Эллины считали, что подземный мир им ведом, они были не только в курсе жизни Ада, но прямо-таки ощущали связь происходивших там событий с собой, со своими делами. Времена года, циклы жизни растений, вся палитра красок и звуки природы были отголоском понятных каждому семейных отношений — зятя, матери и дочери. Если, допустим, поздняя весна, значит Плутон задерживает дома супругу Персефону, а мать ее Гея в тоске, что и сказывается сыростью. Все по-людски.

Но одним воображением не прокормишься. Человек «вдался в суету изысканий» — стал, презрев чувства, естество пытать горнилом и мерой. Ему открылись многие тайны, а дикая природа оскудела.

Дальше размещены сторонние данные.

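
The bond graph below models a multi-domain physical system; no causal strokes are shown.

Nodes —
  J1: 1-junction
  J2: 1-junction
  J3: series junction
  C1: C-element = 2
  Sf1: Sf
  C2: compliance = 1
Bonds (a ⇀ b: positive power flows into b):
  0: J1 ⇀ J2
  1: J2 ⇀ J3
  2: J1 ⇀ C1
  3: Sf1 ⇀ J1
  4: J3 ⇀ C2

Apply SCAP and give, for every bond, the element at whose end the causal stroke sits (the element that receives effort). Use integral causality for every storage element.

β0 stroke at J1
β1 stroke at J2
β2 stroke at J1
β3 stroke at Sf1
β4 stroke at J3

bond 3 stroke→Sf1  (Sf1: flow source, stroke at near end)
bond 0 stroke→J1  (J1: bond 3 brought flow, rest push out)
bond 2 stroke→J1  (common-f at J1 fixed by 3)
bond 1 stroke→J2  (J2 flow already set via bond 0)
bond 4 stroke→J3  (J3 flow already set via bond 1)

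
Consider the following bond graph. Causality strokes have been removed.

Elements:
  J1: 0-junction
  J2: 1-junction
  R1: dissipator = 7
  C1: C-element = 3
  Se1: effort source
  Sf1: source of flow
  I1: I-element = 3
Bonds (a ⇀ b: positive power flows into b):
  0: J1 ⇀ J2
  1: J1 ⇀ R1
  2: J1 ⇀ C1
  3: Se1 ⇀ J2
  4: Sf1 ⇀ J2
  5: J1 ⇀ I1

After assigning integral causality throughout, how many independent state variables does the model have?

β3 stroke at J2  (Se1 fixes effort; stroke away)
β4 stroke at Sf1  (Sf1 (Sf) sets flow on bond)
β0 stroke at J2  (J2: bond 4 brought flow, rest push out)
β2 stroke at J1  (C1 outputs effort q/C1)
β1 stroke at R1  (J1 effort already set via bond 2)
β5 stroke at I1  (common-e at J1 fixed by 2)

2  (C1, I1 all integral)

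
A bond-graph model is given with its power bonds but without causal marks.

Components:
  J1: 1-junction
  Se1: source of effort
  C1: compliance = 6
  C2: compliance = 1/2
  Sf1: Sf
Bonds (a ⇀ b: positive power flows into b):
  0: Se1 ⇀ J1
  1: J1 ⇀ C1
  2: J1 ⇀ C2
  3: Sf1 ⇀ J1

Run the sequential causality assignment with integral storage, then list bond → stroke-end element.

bond 0 stroke at J1
bond 1 stroke at J1
bond 2 stroke at J1
bond 3 stroke at Sf1

b0 |J1  (Se1 fixes effort; stroke away)
b3 |Sf1  (Sf1: flow source, stroke at near end)
b1 |J1  (common-f at J1 fixed by 3)
b2 |J1  (J1 flow already set via bond 3)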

И сердце природы закрылось ему,

И нет на земле прорицаний.

Покоритель ощутил пустоту, холод и тревогу. Его не устраивала такая победа ни экономически, ни эмоционально. Он стал думать, где допустил ошибку. Оказывается, привыкнув хлопотать о конкретной, недолговечной пользе, разум теперь испытывал затруднения перед необходимостью заботиться о вечности. Ему такая забота была уже чужда. Но разум есть разум. Он нашел разумным в этой ситуации призвать чувства. Ну, там, любовь, теплоту и т. п. Хорош советчик! Это как бы родиться наново: очарованным и заботливым на своей земле. Так ведь прошлого, с его искренней наивностью, не скопировать. Нам уж не вдохнуть духовность в природу, творя мифы!

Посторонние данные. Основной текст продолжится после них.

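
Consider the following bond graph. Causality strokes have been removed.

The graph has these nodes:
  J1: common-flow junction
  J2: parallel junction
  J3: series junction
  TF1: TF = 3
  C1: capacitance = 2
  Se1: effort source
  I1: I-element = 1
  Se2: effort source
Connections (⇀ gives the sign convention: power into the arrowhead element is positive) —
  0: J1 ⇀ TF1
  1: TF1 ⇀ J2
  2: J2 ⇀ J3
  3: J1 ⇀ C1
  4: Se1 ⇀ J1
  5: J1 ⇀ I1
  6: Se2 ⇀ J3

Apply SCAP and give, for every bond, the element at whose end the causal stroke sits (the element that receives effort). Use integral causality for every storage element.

b0 stroke at J1
b1 stroke at TF1
b2 stroke at J2
b3 stroke at J1
b4 stroke at J1
b5 stroke at I1
b6 stroke at J3

#4 stroke at J1  (source Se1 imposes e)
#6 stroke at J3  (source Se2 imposes e)
#2 stroke at J2  (J3: last free bond brings flow in)
#1 stroke at TF1  (0-jn J2 has e-setter on 2)
#0 stroke at J1  (through TF1, causality passes straight; one stroke at TF1)
#3 stroke at J1  (prefer integral on C1)
#5 stroke at I1  (only one flow-in slot at J1)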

Между тем, древняя, легендарная линия в познании внутриземного пространства не оборвалась. Ее продолжали и серьезные ученые, и шарлатаны, и экзальтированные чудаки. Эта линия, конечно, лишена сего дня какой-либо реальной основы и научно бесполезна. Зато она не оставляет равнодушным воображение. Нам нельзя пропускать никакого повода, чтобы приблизить человеку земной шар. Легенды же издавна служат средством укрепления родства, даже если они смешные.

…Там, глубоко, два полых шара, размерами с Венеру и Марс. На них расцветает жизнь: растут растения, куролесит зверье. Небо над ними мерцает светом раскаленного газа, такое газосветное, лампадное, трепетное небо, таинственное, как в Гадее[40], где пребывали души древнеримских праведников.

Эта научная гипотеза принадлежит крупному ученому. А нам она напоминает старинный сувенир — стеклянный шар, внутри которого город, умилительный до слез, с островерхими крышами домов, деревцами и людишками. Гипотезу выдвинул в 1695 году Эдмунд Галлей уже будучи членом Лондонского королевского общества, впоследствии профессор математики Оксфордского университета, директор Гринвичской обсерватории — человек, заслуги которого перед мировой наукой многи и велики: автор гипотезы полой земли составил первый телескопический каталог звезд Южного неба, открыл первую возвращающуюся комету (она будет в поле зрения землян следующий раз в 1985 году), собственное движение звезд, совершил экспедицию и составил первую геомагнитную карту, впервые, на свои деньги издал «Математические основания натуральной философии» Ньютона и так далее. Он настолько проникся небесной механикой, что по ее подобию «выстроил» механизм земли. Поскольку земной шар приплюснут, Галлей считал, что у полюсов оболочка тоньше, проницаема и что проникающие из внутреннего неба газы образуют северное сияние.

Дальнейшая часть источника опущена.